Cory: It’s almost become so complicated that the business rule almost makes it impossible for a human to handle.
Ben: Exactly, and that’s the problem, especially when we’re running at a scale that is 80 to 90 percent virtualized in the enterprise. We’re running at a scale that has to mature beyond manual intervention by responding to machine alerts when the applications are allowed to break. Oh, and by the way, I’ve got to be able to learn these new skills in order to do the same thing on better terms in the public cloud. It’s just way too much.
Cory: You know what? As you’re talking to me about this, it’s amazing to me how the underlying issue is not whether you’re talking about migration or whether you’re talking about compliance issues. There’s so much overlap there, and even as you’re going through compliance, a lot of those issues really overlap. The core issue is that there’s only going to be more complexity in the next few years. If you’re not on the right path right now, you’re dead in the water, because if you can’t handle things now, then how are you going to handle them in the year 2020?
Ben: Totally agree. And then, by the way, just to make your point, it gets even more complex, because now we have to think about not just where a workload runs, but what is a workload? So, you may actually be in a world of optimizing a VM today, but it might be containers and microservices with a cloud OS tomorrow. Well, OK, that’s fine, but then how are you going to find a Kubernetes person, let’s say, in Kansas, or a Docker person in Delaware? So, there’s constant evolution in the way people are addressing these things.
It gets a little scary, but if I can use software to help solve that problem then, wow, it becomes invigorating instead, right? Because, we take people up the value chain, and we have software do the lower-value, mundane things.
Cory: Right. Then you can have your high-level resources actually take a step back and think, which is what they should be doing, instead of managing alerts.

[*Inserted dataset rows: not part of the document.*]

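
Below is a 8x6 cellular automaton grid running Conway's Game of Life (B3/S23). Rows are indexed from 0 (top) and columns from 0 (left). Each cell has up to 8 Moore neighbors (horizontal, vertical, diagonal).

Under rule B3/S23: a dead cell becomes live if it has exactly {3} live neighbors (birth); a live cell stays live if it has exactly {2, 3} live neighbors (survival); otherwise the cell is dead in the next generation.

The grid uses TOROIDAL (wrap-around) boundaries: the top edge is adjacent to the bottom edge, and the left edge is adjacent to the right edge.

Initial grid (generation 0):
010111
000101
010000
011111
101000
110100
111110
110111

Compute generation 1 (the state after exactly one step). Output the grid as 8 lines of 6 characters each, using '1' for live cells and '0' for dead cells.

Answer: 010000
000101
010001
000111
000000
000010
000000
000000

Derivation:
Simulating step by step:
Generation 0 (given above): 27 live cells
Generation 1: 9 live cells
(generation 1 grid is the final answer)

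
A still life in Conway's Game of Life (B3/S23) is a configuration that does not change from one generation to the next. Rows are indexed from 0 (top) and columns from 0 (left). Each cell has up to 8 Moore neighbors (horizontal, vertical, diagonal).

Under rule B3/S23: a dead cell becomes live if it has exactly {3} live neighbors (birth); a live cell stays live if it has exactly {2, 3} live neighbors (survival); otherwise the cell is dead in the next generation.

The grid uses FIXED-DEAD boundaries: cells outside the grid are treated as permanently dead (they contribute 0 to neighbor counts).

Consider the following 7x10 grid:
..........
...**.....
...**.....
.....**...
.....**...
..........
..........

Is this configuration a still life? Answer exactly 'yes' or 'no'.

Answer: no

Derivation:
Compute generation 1 and compare to generation 0 (given above):
Generation 1:
..........
...**.....
...*......
......*...
.....**...
..........
..........
Cell (2,4) differs: gen0=1 vs gen1=0 -> NOT a still life.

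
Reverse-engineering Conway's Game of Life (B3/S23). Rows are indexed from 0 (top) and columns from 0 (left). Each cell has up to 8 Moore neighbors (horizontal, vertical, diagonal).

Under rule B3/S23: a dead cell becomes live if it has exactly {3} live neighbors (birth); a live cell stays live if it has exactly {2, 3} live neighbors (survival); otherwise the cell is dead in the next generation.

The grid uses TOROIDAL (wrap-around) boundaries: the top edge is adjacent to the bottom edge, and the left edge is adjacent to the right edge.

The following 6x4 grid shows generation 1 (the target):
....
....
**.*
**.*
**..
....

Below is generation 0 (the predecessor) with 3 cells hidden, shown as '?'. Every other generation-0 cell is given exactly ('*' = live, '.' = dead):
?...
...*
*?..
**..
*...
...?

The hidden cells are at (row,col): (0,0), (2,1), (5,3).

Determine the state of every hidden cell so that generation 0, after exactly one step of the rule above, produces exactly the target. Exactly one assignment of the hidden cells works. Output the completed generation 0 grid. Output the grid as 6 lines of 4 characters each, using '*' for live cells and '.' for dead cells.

Answer: ....
...*
*...
**..
*...
....

Derivation:
Hidden generation-0 cells (in order): (0,0), (2,1), (5,3).
A hidden cell only influences target cells in its own 3x3 neighborhood. Try each of the 2^3 = 8 assignments, step the completed generation 0 forward once under B3/S23, and compare with the target:
  (0,0)=. (2,1)=. (5,3)=. -> step reproduces the target at every cell -> ACCEPT
  (0,0)=. (2,1)=. (5,3)=* -> step gives (4,3)='*' but target has '.' -> reject
  (0,0)=. (2,1)=* (5,3)=. -> step gives (1,0)='*' but target has '.' -> reject
  (0,0)=. (2,1)=* (5,3)=* -> step gives (1,0)='*' but target has '.' -> reject
  (0,0)=* (2,1)=. (5,3)=. -> step gives (1,0)='*' but target has '.' -> reject
  (0,0)=* (2,1)=. (5,3)=* -> step gives (0,0)='*' but target has '.' -> reject
  (0,0)=* (2,1)=* (5,3)=. -> step gives (1,1)='*' but target has '.' -> reject
  (0,0)=* (2,1)=* (5,3)=* -> step gives (0,0)='*' but target has '.' -> reject
Unique solution: (0,0)=dead, (2,1)=dead, (5,3)=dead.
Check: live-neighbor counts of every cell in the completed generation 0:
1011
2111
3323
3313
2312
1101
Applying B3/S23 to generation 0 with these counts gives:
....
....
**.*
**.*
**..
....
which matches the target exactly.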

Ben: Exactly! People went into technology because they were interested in evolving the technology landscape and, frankly, creating cool things. Those were the great reasons to go into technology, right? It was not to be beholden to an alerting regime. So, this is a new set of skills that’s able to come from it. I mean, how is anybody ever going to resource every container in real time? No one’s even answered that problem yet. And the answer is that it will be done through software.